Cependant, le projet GNU ne se limite pas aux systèmes d’exploitation. Il concerne aussi les logiciels applicatifs (tableur, traitement de texte, etc.) Il essaie également de fournir des logiciels pour les utilisateurs qui ne sont pas des experts en informatique grâce à des interfaces graphiques ergonomiques mais aussi des jeux. II concerne aussi la documentation et les manuels d’utilisation des logiciels libres. Pour Richard Stallman, c’est un autre élément essentiel du développement du logiciel libre. Un logiciel libre ne peut exister sans un manuel d’utilisation libre. Il doit être libre, c’est-à-dire appropriable par tous afin de le compléter, de l’améliorer.
Mais jusqu’où le logiciel libre peut-il aller? Il n’y a pas de limites, excepté les lois régissant le commerce et la propriété intellectuelle (droits d’auteurs et brevets). L’objectif ultime est de fournir des logiciels libres pour effectuer toutes les tâches informatiques – et de cette manière rendre obsolète le logiciel propriétaire. Mais aujourd’hui, la possibilité de breveter des logiciels est le principal danger pour les logiciels libres car même si le code reste libre d’accès, sa modification et sa diffusion pourraient être impossibles sans l’accord du propriétaire.
Au logiciel libre du projet GNU sont associées des licences spécifiques pour faire face à un détournement de la philosophie du logiciel libre: La GPL (General Public License), licence qui spécifie les conditions de distribution des logiciels et la LGPL (Library General Public License) pour les bibliothèques de sous-programmes.
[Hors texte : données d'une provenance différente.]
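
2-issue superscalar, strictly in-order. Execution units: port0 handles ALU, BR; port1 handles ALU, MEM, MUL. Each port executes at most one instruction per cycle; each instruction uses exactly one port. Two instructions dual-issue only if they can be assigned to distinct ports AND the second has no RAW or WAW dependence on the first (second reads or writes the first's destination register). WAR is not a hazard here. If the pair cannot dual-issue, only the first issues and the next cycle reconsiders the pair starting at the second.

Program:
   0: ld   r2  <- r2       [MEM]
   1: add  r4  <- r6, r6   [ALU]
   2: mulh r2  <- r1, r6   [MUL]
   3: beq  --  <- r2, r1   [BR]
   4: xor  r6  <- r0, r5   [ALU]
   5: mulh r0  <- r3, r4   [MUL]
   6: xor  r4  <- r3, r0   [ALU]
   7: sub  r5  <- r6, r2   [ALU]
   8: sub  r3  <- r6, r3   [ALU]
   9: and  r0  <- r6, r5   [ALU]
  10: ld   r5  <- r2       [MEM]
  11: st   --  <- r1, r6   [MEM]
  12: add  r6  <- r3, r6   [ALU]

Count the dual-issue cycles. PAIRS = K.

t=0 i0&i1:ld.MEM add.ALU ; dual
t=1 i2:mulh.MUL ; RAW r2
t=2 i3&i4:beq.BR xor.ALU ; dual
t=3 i5:mulh.MUL ; RAW r0
t=4 i6&i7:xor.ALU sub.ALU ; dual
t=5 i8&i9:sub.ALU and.ALU ; dual
t=6 i10:ld.MEM ; no-port MEM/MEM
t=7 i11&i12:st.MEM add.ALU ; dual

PAIRS = 5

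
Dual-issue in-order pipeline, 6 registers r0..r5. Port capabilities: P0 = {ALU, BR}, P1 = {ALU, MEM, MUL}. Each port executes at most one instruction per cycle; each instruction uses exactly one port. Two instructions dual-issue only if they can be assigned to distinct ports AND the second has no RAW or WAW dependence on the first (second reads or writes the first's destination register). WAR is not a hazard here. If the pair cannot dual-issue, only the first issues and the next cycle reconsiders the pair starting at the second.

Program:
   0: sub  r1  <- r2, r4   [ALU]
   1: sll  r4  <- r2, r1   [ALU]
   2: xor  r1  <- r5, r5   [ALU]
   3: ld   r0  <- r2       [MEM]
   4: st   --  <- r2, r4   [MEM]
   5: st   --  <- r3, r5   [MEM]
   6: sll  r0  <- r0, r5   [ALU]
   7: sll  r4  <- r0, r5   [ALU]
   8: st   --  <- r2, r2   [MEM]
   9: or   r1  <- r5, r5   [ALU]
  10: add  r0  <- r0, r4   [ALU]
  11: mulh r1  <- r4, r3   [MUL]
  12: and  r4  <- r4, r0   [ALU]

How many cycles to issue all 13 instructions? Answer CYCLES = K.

CYCLES = 8

#0 head=0: sub i0 RAW r1
#1 head=1: sll;xor i1&i2 dual
#2 head=3: ld i3 no-port MEM/MEM
#3 head=4: st i4 no-port MEM/MEM
#4 head=5: st;sll i5&i6 dual
#5 head=7: sll;st i7&i8 dual
#6 head=9: or;add i9&i10 dual
#7 head=11: mulh;and i11&i12 dual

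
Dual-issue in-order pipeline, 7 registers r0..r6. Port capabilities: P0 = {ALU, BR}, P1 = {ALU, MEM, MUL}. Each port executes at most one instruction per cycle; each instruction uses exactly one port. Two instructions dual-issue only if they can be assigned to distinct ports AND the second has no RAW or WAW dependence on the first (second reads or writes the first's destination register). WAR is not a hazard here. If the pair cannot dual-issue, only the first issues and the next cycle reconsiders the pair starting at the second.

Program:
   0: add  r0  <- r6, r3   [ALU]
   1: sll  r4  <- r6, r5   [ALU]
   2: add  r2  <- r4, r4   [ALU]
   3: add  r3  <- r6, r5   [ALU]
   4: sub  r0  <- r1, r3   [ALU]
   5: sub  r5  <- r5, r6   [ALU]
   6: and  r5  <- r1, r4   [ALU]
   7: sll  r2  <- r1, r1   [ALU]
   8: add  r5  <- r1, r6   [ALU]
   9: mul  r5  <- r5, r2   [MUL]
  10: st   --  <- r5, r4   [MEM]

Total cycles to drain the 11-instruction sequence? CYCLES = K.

#0 head=0: add.ALU;sll.ALU i0&i1 pair
#1 head=2: add.ALU;add.ALU i2&i3 pair
#2 head=4: sub.ALU;sub.ALU i4&i5 pair
#3 head=6: and.ALU;sll.ALU i6&i7 pair
#4 head=8: add.ALU i8 RAW+WAW r5
#5 head=9: mul.MUL i9 no-port MUL/MEM
#6 head=10: st.MEM i10 tail

CYCLES = 7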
Ces licences sont basées sur le principe du droit d’auteur (copyright) mais donnent ensuite (autorisation légale de dupliquer, distribuer et/ou modifier le logiciel (notion de copyleft, ou « gauche d’auteur » selon la traduction de Richard Stallman). Il existe cependant des licences de logiciel libre qui n’interdisent pas la privatisation et la fermeture des codes des versions modifiées (licence BSD). Dans ce cas, le logiciel se rapproche de la catégorie des logiciels du domaine public. A la différence d’un programme du domaine public, un programme libre peut appartenir à ses auteurs (copyright) mais en aucun cas ses auteurs et ceux qui vont l’acquérir ne peuvent refuser la diffusion des codes sources initiaux et ceux des versions successives (copyleft).
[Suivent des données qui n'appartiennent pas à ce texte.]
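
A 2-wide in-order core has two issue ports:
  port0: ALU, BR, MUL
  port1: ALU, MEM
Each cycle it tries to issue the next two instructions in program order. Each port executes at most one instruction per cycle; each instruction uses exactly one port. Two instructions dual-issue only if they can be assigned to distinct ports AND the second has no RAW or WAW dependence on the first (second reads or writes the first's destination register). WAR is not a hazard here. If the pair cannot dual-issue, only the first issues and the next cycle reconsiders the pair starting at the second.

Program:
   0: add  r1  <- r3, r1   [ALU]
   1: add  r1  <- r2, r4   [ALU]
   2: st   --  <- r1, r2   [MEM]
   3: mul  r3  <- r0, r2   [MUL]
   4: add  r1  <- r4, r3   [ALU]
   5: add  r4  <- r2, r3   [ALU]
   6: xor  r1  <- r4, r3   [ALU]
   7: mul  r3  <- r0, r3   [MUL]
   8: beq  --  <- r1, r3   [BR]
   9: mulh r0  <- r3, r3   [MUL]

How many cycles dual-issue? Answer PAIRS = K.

0. add.ALU @i0  | WAW r1
1. add.ALU @i1  | RAW r1
2. st.MEM+mul.MUL @i2/i3  | pair
3. add.ALU+add.ALU @i4/i5  | pair
4. xor.ALU+mul.MUL @i6/i7  | pair
5. beq.BR @i8  | no-port BR/MUL
6. mulh.MUL @i9  | tail

PAIRS = 3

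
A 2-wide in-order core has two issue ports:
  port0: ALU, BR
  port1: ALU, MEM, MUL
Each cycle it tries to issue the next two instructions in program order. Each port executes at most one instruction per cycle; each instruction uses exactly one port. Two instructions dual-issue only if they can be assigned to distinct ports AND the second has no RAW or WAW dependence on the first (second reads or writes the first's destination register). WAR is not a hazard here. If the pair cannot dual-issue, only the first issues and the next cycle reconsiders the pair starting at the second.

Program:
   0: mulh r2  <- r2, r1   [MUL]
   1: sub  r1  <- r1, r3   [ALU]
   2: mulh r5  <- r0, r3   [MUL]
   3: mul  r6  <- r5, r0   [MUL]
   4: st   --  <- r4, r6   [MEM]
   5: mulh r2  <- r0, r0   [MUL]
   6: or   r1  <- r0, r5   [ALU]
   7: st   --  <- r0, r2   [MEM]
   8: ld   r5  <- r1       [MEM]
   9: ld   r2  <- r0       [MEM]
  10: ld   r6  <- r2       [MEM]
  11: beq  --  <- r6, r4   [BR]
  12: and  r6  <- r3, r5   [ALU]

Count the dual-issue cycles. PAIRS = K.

PAIRS = 3

#0 head=0: mulh+sub i0,i1 dual
#1 head=2: mulh i2 no-port MUL/MUL
#2 head=3: mul i3 no-port MUL/MEM
#3 head=4: st i4 no-port MEM/MUL
#4 head=5: mulh+or i5,i6 dual
#5 head=7: st i7 no-port MEM/MEM
#6 head=8: ld i8 no-port MEM/MEM
#7 head=9: ld i9 no-port MEM/MEM
#8 head=10: ld i10 RAW r6
#9 head=11: beq+and i11,i12 dual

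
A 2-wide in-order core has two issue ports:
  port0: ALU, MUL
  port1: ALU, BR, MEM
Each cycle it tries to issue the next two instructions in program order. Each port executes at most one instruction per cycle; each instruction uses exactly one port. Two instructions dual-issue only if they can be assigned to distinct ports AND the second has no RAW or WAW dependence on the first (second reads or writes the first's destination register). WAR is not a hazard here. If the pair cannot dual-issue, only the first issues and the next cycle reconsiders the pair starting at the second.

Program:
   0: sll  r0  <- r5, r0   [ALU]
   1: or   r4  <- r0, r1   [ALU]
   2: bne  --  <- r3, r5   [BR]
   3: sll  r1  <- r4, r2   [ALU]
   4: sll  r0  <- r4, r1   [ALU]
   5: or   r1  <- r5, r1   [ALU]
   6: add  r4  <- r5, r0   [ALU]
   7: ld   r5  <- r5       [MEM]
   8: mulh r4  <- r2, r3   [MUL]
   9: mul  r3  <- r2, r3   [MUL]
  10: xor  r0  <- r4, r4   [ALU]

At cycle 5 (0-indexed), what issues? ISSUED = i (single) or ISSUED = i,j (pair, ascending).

c0: i0 sll  RAW r0
c1: i1,i2 or+bne  pair
c2: i3 sll  RAW r1
c3: i4,i5 sll+or  pair
c4: i6,i7 add+ld  pair
c5: i8 mulh  no-port MUL/MUL
c6: i9,i10 mul+xor  pair

ISSUED = 8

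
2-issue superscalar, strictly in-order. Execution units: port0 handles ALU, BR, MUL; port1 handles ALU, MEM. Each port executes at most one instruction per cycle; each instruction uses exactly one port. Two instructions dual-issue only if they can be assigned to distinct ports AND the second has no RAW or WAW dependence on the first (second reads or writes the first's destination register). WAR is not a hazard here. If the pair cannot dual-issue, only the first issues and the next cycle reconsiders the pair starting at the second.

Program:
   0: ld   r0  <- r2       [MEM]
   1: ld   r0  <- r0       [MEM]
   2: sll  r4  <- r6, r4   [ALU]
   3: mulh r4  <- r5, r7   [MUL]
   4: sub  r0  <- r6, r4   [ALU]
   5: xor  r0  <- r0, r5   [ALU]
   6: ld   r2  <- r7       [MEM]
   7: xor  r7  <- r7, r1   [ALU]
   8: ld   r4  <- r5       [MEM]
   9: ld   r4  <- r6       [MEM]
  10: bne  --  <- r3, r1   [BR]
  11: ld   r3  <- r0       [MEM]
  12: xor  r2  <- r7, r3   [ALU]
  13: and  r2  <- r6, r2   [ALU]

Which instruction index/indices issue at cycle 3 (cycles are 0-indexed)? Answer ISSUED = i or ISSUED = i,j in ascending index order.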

Mais actuellement, nous assistons à un détournement de plus en plus important de la philosophie du logiciel libre par l’introduction de nouvelles licences (Netscape Public License (NPL), Mozilla Public License, etc.). Ainsi, la distinction sémantique entre « free software » et « open source software » est aussi idéologique. Sur le site personnel de Eric S. Raymond, défenseur de l’open source software et aussi auteur de la NPL, nous pouvons trouver un FAQ (Frequently Asked Questions) sur le libertarisme. Pour ce dernier et pour l’OSI la liberté est la valeur fondamentale alors que pour Richard Stallman et la FSF, l’égalité et la fraternité importent aussi, ce qui finalement est une opposition classique entre une pensée libérale et une pensée de gauche.